Il ne faut pas s'étonner de cette dichotomie Nord-Sud. Les Dalmates, en contact avec l'espace méditerranéen, et influencés par l'Italie, sont assez différents des habitants du nord de la Croatie, regardant plutôt vers l'Europe Centrale. La géographie fait le reste : au nord, le territoire se partage entre les derniers contreforts montagneux du Zagorje et la vaste plaine pannonienne. C'est une région agricole à la campagne, industrielle voire industrieuse à la ville. Le climat est continental, étouffant en été, glacial et brumeux en hiver.
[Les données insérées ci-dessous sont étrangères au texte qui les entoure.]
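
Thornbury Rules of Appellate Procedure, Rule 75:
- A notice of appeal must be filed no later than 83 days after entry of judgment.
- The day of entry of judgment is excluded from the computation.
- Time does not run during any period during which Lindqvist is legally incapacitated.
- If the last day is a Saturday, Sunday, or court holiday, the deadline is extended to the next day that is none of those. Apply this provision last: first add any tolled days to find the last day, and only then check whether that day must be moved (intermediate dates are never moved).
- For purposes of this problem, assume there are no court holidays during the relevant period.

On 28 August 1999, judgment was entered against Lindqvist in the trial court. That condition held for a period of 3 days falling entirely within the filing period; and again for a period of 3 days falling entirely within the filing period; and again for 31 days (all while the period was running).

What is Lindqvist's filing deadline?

December 27, 1999

83 days after 28 August 1999 is November 19, 1999.
Tolling adds 3 days: November 19, 1999 + 3 days = November 22, 1999.
Tolling adds 3 days: November 22, 1999 + 3 days = November 25, 1999.
Tolling adds 31 days: November 25, 1999 + 31 days = December 26, 1999.
December 26, 1999 is Sunday. The next qualifying day is December 27, 1999.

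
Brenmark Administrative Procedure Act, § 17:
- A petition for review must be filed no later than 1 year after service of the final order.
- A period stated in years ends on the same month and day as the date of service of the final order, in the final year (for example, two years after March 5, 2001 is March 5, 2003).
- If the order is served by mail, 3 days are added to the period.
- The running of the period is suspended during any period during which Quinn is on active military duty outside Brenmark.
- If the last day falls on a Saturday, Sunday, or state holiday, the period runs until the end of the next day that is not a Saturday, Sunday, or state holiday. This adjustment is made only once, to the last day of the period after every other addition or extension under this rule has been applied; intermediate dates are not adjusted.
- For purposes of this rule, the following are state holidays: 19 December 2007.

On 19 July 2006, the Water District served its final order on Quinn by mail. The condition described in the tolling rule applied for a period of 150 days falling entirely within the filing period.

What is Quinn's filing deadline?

December 20, 2007

1 year after 19 July 2006 is July 19, 2007.
Service was by mail, adding 3 days: July 19, 2007 + 3 days = July 22, 2007.
Tolling adds 150 days: July 22, 2007 + 150 days = December 19, 2007.
December 19, 2007 is a listed holiday. The next qualifying day is December 20, 2007.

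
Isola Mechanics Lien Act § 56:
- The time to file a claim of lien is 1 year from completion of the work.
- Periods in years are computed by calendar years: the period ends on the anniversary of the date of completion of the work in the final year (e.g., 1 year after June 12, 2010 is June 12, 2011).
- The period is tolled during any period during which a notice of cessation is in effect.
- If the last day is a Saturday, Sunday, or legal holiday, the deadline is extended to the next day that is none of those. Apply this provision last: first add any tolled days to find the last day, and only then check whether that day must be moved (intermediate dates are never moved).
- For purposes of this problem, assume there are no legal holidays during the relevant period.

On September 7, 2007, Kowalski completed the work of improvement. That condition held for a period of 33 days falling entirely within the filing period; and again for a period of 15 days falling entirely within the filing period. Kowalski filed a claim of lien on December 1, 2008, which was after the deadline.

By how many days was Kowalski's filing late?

35 days

1 year after September 7, 2007 is September 7, 2008.
Tolling adds 33 days: September 7, 2008 + 33 days = October 10, 2008.
Tolling adds 15 days: October 10, 2008 + 15 days = October 25, 2008.
October 25, 2008 is Saturday; October 26, 2008 is Sunday. The next qualifying day is October 27, 2008.
The deadline is October 27, 2008; from October 27, 2008 to December 1, 2008 is 35 days.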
A l'ouest et au sud, le long de l'Adriatique, on trouve des paysages de montagnes à couper le souffle, une mer bleue azur, un soleil généreux, un esprit plus décontract' .


"Dictionnaire du parler des montagnes dalmates et de l'Herzégovine occidentale"

Les purgeri ne sont pas seulement aux Dalmates ce que sont les Parisiens au provinciaux, dans les représentations. Parmi les nombreux griefs à leur égard figure aussi le déclin du "Dalmatinski", le "Dalmate", ce délicieux dialecte chantant, évoquant, pour donner un ordre d'idée, du serbo-croate parlé par des Italiens, un vrai régal pour l'oreille. Sans rentrer dans la complexité de la linguistique comparée, le dalmate est un dialecte possédant des accents et prononciations particulières, et le vocabulaire, symbole de l'Histoire et des différents pouvoirs qui ont administré cette terre, comme des populations qui y ont circulé, est une mixture jouissive de mots slaves, italiens, turcs, allemands, illyriens...


"Instructions de l'institut pour la langue croate et la linguistique"

La centralisation de l'Etat croate a aussi eu pour conséquence une centralisation linguistique, accompagnée de la purification de la langue croate orchestrée par des "linguistes" à la botte de Tudjman, rendant obligatoires les "croatismes" (termes ou tournures propres à la Croatie, comme il existe aussi des spécificités dans le français du Québec ou de Belgique), réhabilitant des mots tombés dans l'oubli et inventant des néologismes "croatiquement" corrects. La télévision et les principaux médias parlent le croate "de Zagreb", le croate des purgeri...un parler "pointu" qui a peu à voir avec la langue colorée qui s'exprime de Rijeka aux portes du Monténégro. L'école enseigne le "bon croate" défini par les académiciens de Zagreb. Bien sûr, le "Dalmate", son accent inimitable et son vocabulaire bâtard n'ont pas disparu, loin de là, mais le parler se fait peu à peu engrosser par des "purgerismes" au grand dam des vieux Dalmates.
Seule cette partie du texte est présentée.